Bleibt zu hoffen, dass nicht bald eine deutlich blutigere Videobotschaft folgt. Der Westen zeigt sich insgesamt der Entführungsindustrie im Irak aber ziemlich hilflos gegenüber.

Und sonst: Zwei Berichte vom Pentagon zeichnen widersprüchliche Bilder: "Jederzeit jeden Krieg gewinnen". Der neue Pentagon-Bericht für den Kongress. Dem rhetorischen Muskel-Spiel steht dieser Report gegenüber: Stretched by frequent troop rotations to Iraq and Afghanistan, the Army has become a "thin green line" that could snap unless relief comes soon, according to a study for the Pentagon. Andrew Krepinevich, a retired Army officer who wrote the report under a Pentagon contract, concluded that the Army cannot sustain the pace of troop deployments to Iraq long enough to break the back of the insurgency.

Auch zum Thema: Privatisierung der Sicherheit. Die Tätigkeit zahlreicher privater Militär- und Sicherheitsfirmen im Irak macht die Probleme und notwendigen Regulierungen dieser boomenden Branche deutlich.

Bushs Rechtsaußen feiert: "Die finstere Macht": US-Vize Cheney wird 65. Historiker sehen Dick Cheney bereits als mächtigsten Vizepräsidenten der US-Geschichte. Seine Gegner werfen ihm vor, ein Ränkeschmied zu sein. Für seine Bewunderer hat Cheney nur eine einzige Schwäche.

Die harte Angie und die Atombombe: Nach Atomdrohung: Merkel verteidigt Chirac. Bei ihrem Besuch in Paris hat Kanzlerin Merkel Kritik an der Atomdrohung Frankreichs abgelehnt. Sie verstehe die Aufregung in Deutschland nicht. Passend und bedenklich dazu aus der CDU: Der frühere Verteidigungsminister Scholz verlangt von USA und Nato bindende Schutzgarantien für den Fall einer nuklearen terroristischen Bedrohung Deutschlands. Andernfalls müsse darüber nachgedacht werden, die Bundeswehr mit Atomwaffen auszustatten.

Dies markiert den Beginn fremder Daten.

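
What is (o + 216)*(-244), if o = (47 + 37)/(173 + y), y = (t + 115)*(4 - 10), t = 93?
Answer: -56636304/1075 ≈ -52685.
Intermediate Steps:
y = -1248 (y = (93 + 115)*(4 - 10) = 208*(-6) = -1248)
o = -84/1075 (o = (47 + 37)/(173 - 1248) = 84/(-1075) = 84*(-1/1075) = -84/1075 ≈ -0.078140)
(o + 216)*(-244) = (-84/1075 + 216)*(-244) = (232116/1075)*(-244) = -56636304/1075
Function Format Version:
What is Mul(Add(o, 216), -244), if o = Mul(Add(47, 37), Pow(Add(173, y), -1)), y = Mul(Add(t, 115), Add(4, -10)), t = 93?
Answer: Rational(-56636304, 1075) ≈ -52685.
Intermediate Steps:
y = -1248 (y = Mul(Add(93, 115), Add(4, -10)) = Mul(208, -6) = -1248)
o = Rational(-84, 1075) (o = Mul(Add(47, 37), Pow(Add(173, -1248), -1)) = Mul(84, Pow(-1075, -1)) = Mul(84, Rational(-1, 1075)) = Rational(-84, 1075) ≈ -0.078140)
Mul(Add(o, 216), -244) = Mul(Add(Rational(-84, 1075), 216), -244) = Mul(Rational(232116, 1075), -244) = Rational(-56636304, 1075)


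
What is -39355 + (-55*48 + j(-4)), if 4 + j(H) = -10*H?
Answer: -41959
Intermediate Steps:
j(H) = -4 - 10*H
-39355 + (-55*48 + j(-4)) = -39355 + (-55*48 + (-4 - 10*(-4))) = -39355 + (-2640 + (-4 + 40)) = -39355 + (-2640 + 36) = -39355 - 2604 = -41959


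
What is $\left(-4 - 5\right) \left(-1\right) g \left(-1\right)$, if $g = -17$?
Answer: $153$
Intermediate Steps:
$\left(-4 - 5\right) \left(-1\right) g \left(-1\right) = \left(-4 - 5\right) \left(-1\right) \left(\left(-17\right) \left(-1\right)\right) = \left(-9\right) \left(-1\right) 17 = 9 \cdot 17 = 153$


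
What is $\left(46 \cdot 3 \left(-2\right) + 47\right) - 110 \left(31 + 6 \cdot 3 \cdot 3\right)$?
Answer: $-9579$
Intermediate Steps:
$\left(46 \cdot 3 \left(-2\right) + 47\right) - 110 \left(31 + 6 \cdot 3 \cdot 3\right) = \left(46 \left(-6\right) + 47\right) - 110 \left(31 + 18 \cdot 3\right) = \left(-276 + 47\right) - 110 \left(31 + 54\right) = -229 - 9350 = -9579$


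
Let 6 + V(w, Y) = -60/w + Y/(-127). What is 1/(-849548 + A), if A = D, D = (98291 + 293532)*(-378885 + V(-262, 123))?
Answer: -16637/2469918165899086 ≈ -6.7358e-12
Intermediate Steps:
V(w, Y) = -6 - 60/w - Y/127 (V(w, Y) = -6 + (-60/w + Y/(-127)) = -6 + (-60/w + Y*(-1/127)) = -6 + (-60/w - Y/127) = -6 - 60/w - Y/127)
D = -2469904031969010/16637 (D = (98291 + 293532)*(-378885 + (-6 - 60/(-262) - 1/127*123)) = 391823*(-378885 + (-6 - 60*(-1/262) - 123/127)) = 391823*(-378885 + (-6 + 30/131 - 123/127)) = 391823*(-378885 - 112125/16637) = 391823*(-6303621870/16637) = -2469904031969010/16637 ≈ -1.4846e+11)
A = -2469904031969010/16637 ≈ -1.4846e+11
1/(-849548 + A) = 1/(-849548 - 2469904031969010/16637) = 1/(-2469918165899086/16637) = -16637/2469918165899086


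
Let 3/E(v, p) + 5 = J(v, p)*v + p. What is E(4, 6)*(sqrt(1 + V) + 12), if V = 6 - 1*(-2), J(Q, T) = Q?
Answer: 45/17 ≈ 2.6471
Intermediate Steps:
V = 8 (V = 6 + 2 = 8)
E(v, p) = 3/(-5 + p + v**2) (E(v, p) = 3/(-5 + (v*v + p)) = 3/(-5 + (v**2 + p)) = 3/(-5 + (p + v**2)) = 3/(-5 + p + v**2))
E(4, 6)*(sqrt(1 + V) + 12) = (3/(-5 + 6 + 4**2))*(sqrt(1 + 8) + 12) = (3/(-5 + 6 + 16))*(sqrt(9) + 12) = (3/17)*(3 + 12) = (3*(1/17))*15 = (3/17)*15 = 45/17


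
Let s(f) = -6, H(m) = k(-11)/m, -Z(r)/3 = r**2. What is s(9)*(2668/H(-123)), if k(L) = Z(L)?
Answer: -656328/121 ≈ -5424.2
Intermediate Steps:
Z(r) = -3*r**2
k(L) = -3*L**2
H(m) = -363/m (H(m) = (-3*(-11)**2)/m = (-3*121)/m = -363/m)
s(9)*(2668/H(-123)) = -16008/((-363/(-123))) = -16008/((-363*(-1/123))) = -16008/121/41 = -16008*41/121 = -6*109388/121 = -656328/121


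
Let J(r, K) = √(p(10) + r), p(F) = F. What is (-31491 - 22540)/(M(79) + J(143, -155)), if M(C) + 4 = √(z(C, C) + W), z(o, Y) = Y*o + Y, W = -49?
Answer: -54031/(-4 + √6271 + 3*√17) ≈ -617.08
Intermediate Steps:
z(o, Y) = Y + Y*o
M(C) = -4 + √(-49 + C*(1 + C)) (M(C) = -4 + √(C*(1 + C) - 49) = -4 + √(-49 + C*(1 + C)))
J(r, K) = √(10 + r)
(-31491 - 22540)/(M(79) + J(143, -155)) = (-31491 - 22540)/((-4 + √(-49 + 79*(1 + 79))) + √(10 + 143)) = -54031/((-4 + √(-49 + 79*80)) + √153) = -54031/((-4 + √(-49 + 6320)) + 3*√17) = -54031/((-4 + √6271) + 3*√17) = -54031/(-4 + √6271 + 3*√17)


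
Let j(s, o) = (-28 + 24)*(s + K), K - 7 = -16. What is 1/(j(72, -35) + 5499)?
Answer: 1/5247 ≈ 0.00019059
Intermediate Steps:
K = -9 (K = 7 - 16 = -9)
j(s, o) = 36 - 4*s (j(s, o) = (-28 + 24)*(s - 9) = -4*(-9 + s) = 36 - 4*s)
1/(j(72, -35) + 5499) = 1/((36 - 4*72) + 5499) = 1/((36 - 288) + 5499) = 1/(-252 + 5499) = 1/5247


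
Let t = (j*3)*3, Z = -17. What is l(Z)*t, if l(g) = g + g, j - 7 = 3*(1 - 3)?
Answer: -306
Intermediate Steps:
j = 1 (j = 7 + 3*(1 - 3) = 7 + 3*(-2) = 7 - 6 = 1)
l(g) = 2*g
t = 9 (t = (1*3)*3 = 3*3 = 9)
l(Z)*t = (2*(-17))*9 = -34*9 = -306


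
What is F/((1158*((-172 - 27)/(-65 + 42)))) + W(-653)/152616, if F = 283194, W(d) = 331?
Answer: 165689132149/5861522712 ≈ 28.267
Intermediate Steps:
F/((1158*((-172 - 27)/(-65 + 42)))) + W(-653)/152616 = 283194/((1158*((-172 - 27)/(-65 + 42)))) + 331/152616 = 283194/((1158*(-199/(-23)))) + 331*(1/152616) = 283194/((1158*(-199*(-1/23)))) + 331/152616 = 283194/((1158*(199/23))) + 331/152616 = 283194/(230442/23) + 331/152616 = 283194*(23/230442) + 331/152616 = 1085577/38407 + 331/152616 = 165689132149/5861522712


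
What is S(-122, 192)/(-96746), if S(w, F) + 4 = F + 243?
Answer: -431/96746 ≈ -0.0044550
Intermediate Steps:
S(w, F) = 239 + F (S(w, F) = -4 + (F + 243) = -4 + (243 + F) = 239 + F)
S(-122, 192)/(-96746) = (239 + 192)/(-96746) = 431*(-1/96746) = -431/96746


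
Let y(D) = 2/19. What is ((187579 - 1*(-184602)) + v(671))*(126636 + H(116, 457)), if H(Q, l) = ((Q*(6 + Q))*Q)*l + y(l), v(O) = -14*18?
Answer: 5302478962555318/19 ≈ 2.7908e+14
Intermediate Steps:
y(D) = 2/19 (y(D) = 2*(1/19) = 2/19)
v(O) = -252
H(Q, l) = 2/19 + l*Q²*(6 + Q) (H(Q, l) = ((Q*(6 + Q))*Q)*l + 2/19 = (Q²*(6 + Q))*l + 2/19 = l*Q²*(6 + Q) + 2/19 = 2/19 + l*Q²*(6 + Q))
((187579 - 1*(-184602)) + v(671))*(126636 + H(116, 457)) = ((187579 - 1*(-184602)) - 252)*(126636 + (2/19 + 457*116³ + 6*457*116²)) = ((187579 + 184602) - 252)*(126636 + (2/19 + 457*1560896 + 6*457*13456)) = (372181 - 252)*(126636 + (2/19 + 713329472 + 36896352)) = 371929*(126636 + 14254290658/19) = 371929*(14256696742/19) = 5302478962555318/19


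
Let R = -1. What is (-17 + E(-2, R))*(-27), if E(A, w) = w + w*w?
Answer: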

Auch in Russland: Folter-Skandal in russischer Armee. Wegen der brutalen Folter eines Wehrpflichtigen ermittelt Russlands Verteidigungsminister Iwanow gegen mehrere Offiziere. Ein Kommandeur musste bereits seinen Hut nehmen.

Sorgenvolle Blicke gen Nahost: Westen stellt Hamas Bedingungen. Israel lehnt eine Zusammenarbeit mit der Hamas ab, für einen früheren US-Präsidenten ist das Ende der Finanzhilfen für die Palästinenser unumgänglich. Russland, Deutschland und die Türkei nennen Bedingungen für eine Zusammenarbeit.

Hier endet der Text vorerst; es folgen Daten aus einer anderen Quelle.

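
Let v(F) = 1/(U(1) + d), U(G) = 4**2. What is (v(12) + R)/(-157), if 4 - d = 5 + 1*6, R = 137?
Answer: -1234/1413 ≈ -0.87332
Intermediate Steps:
U(G) = 16
d = -7 (d = 4 - (5 + 1*6) = 4 - (5 + 6) = 4 - 1*11 = 4 - 11 = -7)
v(F) = 1/9 (v(F) = 1/(16 - 7) = 1/9)
(v(12) + R)/(-157) = (1/9 + 137)/(-157) = (1234/9)*(-1/157) = -1234/1413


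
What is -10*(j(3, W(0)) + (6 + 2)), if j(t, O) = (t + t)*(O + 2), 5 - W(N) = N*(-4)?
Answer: -500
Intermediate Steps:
W(N) = 5 + 4*N (W(N) = 5 - N*(-4) = 5 - (-4)*N = 5 + 4*N)
j(t, O) = 2*t*(2 + O) (j(t, O) = (2*t)*(2 + O) = 2*t*(2 + O))
-10*(j(3, W(0)) + (6 + 2)) = -10*(2*3*(2 + (5 + 4*0)) + (6 + 2)) = -10*(2*3*(2 + (5 + 0)) + 8) = -10*(2*3*(2 + 5) + 8) = -10*(2*3*7 + 8) = -10*(42 + 8) = -10*50 = -500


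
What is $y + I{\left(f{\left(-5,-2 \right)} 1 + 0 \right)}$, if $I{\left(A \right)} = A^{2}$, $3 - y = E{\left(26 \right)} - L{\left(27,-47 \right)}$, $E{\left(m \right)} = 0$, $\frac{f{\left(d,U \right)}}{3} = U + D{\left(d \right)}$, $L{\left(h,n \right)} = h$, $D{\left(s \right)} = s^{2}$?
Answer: $4791$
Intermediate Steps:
$f{\left(d,U \right)} = 3 U + 3 d^{2}$ ($f{\left(d,U \right)} = 3 \left(U + d^{2}\right) = 3 U + 3 d^{2}$)
$y = 30$ ($y = 3 - \left(0 - 27\right) = 3 - -27 = 3 + 27 = 30$)
$y + I{\left(f{\left(-5,-2 \right)} 1 + 0 \right)} = 30 + \left(\left(3 \left(-2\right) + 3 \left(-5\right)^{2}\right) 1 + 0\right)^{2} = 30 + \left(\left(-6 + 3 \cdot 25\right) 1 + 0\right)^{2} = 30 + \left(\left(-6 + 75\right) 1 + 0\right)^{2} = 30 + \left(69 \cdot 1 + 0\right)^{2} = 30 + \left(69 + 0\right)^{2} = 30 + 69^{2} = 30 + 4761 = 4791$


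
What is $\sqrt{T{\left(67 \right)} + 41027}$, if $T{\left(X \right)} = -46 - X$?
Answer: $3 \sqrt{4546} \approx 202.27$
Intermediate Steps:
$\sqrt{T{\left(67 \right)} + 41027} = \sqrt{\left(-46 - 67\right) + 41027} = \sqrt{-113 + 41027} = \sqrt{40914} = 3 \sqrt{4546}$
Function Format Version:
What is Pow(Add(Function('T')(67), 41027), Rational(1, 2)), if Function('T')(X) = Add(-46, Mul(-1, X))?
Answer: Mul(3, Pow(4546, Rational(1, 2))) ≈ 202.27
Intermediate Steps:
Pow(Add(Function('T')(67), 41027), Rational(1, 2)) = Pow(Add(Add(-46, Mul(-1, 67)), 41027), Rational(1, 2)) = Pow(Add(Add(-46, -67), 41027), Rational(1, 2)) = Pow(Add(-113, 41027), Rational(1, 2)) = Pow(40914, Rational(1, 2)) = Mul(3, Pow(4546, Rational(1, 2)))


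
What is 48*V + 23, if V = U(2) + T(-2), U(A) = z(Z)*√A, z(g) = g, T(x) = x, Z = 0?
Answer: -73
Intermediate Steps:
U(A) = 0 (U(A) = 0*√A = 0)
V = -2 (V = 0 - 2 = -2)
48*V + 23 = 48*(-2) + 23 = -96 + 23 = -73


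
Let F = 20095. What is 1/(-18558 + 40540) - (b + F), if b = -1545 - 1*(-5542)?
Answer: -529590343/21982 ≈ -24092.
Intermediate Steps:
b = 3997 (b = -1545 + 5542 = 3997)
1/(-18558 + 40540) - (b + F) = 1/(-18558 + 40540) - (3997 + 20095) = 1/21982 - 1*24092 = 1/21982 - 24092 = -529590343/21982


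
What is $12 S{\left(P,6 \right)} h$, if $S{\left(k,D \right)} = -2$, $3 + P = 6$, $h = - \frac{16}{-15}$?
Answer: $- \frac{128}{5} \approx -25.6$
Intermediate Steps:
$h = \frac{16}{15}$ ($h = \left(-16\right) \left(- \frac{1}{15}\right) = \frac{16}{15} \approx 1.0667$)
$P = 3$ ($P = -3 + 6 = 3$)
$12 S{\left(P,6 \right)} h = 12 \left(-2\right) \frac{16}{15} = \left(-24\right) \frac{16}{15} = - \frac{128}{5}$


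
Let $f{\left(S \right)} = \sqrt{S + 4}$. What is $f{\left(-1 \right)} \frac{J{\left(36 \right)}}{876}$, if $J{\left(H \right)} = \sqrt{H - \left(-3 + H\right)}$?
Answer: $\frac{1}{292} \approx 0.0034247$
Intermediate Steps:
$J{\left(H \right)} = \sqrt{3}$
$f{\left(S \right)} = \sqrt{4 + S}$
$f{\left(-1 \right)} \frac{J{\left(36 \right)}}{876} = \sqrt{4 - 1} \frac{\sqrt{3}}{876} = \sqrt{3} \sqrt{3} \cdot \frac{1}{876} = \sqrt{3} \frac{\sqrt{3}}{876} = \frac{1}{292}$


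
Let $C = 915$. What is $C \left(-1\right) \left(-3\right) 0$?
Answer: $0$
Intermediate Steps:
$C \left(-1\right) \left(-3\right) 0 = 915 \left(-1\right) \left(-3\right) 0 = 915 \cdot 3 \cdot 0 = 915 \cdot 0 = 0$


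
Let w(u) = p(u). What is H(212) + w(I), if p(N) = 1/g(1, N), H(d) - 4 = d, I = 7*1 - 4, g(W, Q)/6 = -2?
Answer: 2591/12 ≈ 215.92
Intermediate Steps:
g(W, Q) = -12 (g(W, Q) = 6*(-2) = -12)
I = 3 (I = 7 - 4 = 3)
H(d) = 4 + d
p(N) = -1/12 (p(N) = 1/(-12) = -1/12)
w(u) = -1/12
H(212) + w(I) = (4 + 212) - 1/12 = 216 - 1/12 = 2591/12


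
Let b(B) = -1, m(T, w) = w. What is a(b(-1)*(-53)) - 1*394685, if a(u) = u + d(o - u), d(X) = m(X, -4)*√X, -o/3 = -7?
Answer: -394632 - 16*I*√2 ≈ -3.9463e+5 - 22.627*I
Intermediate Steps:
o = 21 (o = -3*(-7) = 21)
d(X) = -4*√X
a(u) = u - 4*√(21 - u)
a(b(-1)*(-53)) - 1*394685 = (-1*(-53) - 4*√(21 - (-1)*(-53))) - 1*394685 = (53 - 4*√(21 - 1*53)) - 394685 = (53 - 4*√(21 - 53)) - 394685 = (53 - 16*I*√2) - 394685 = -394632 - 16*I*√2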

Weg mit dem Rechtsstaat: Zypries für Nutzung von Foltergeständnissen. Justizministerin Zypries hat sich offen für die Verwendung von Foltergeständnissen durch Geheimdienste gezeigt. Zur "Gefahrenabwehr" müsse man solche Aussagen "wohl verwenden", sagte sie.

Ratzinger meldet sich mal wieder zu Wort: Benedikt XVI.: Macht der Medien zügeln. Journalisten sollten stets ermutigt werden, präzise zu berichten, sagte Papst Benedikt XVI. In einer Botschaft zum Welttag der Sozialen Kommunikationsmittel rief er jedoch auch dazu auf, die Macht der Medien zu zügeln. Seine neue Enzyklika rund ums Thema "Eros" ("Deus Caritast est") soll dagegen gar nicht so schlecht sein, wie zu erwarten war. An der Verlogenheit der katholischen Kirche gegenüber allen praktischen Themen rund um Sex ändert sich damit aber natürlich wieder einmal nichts.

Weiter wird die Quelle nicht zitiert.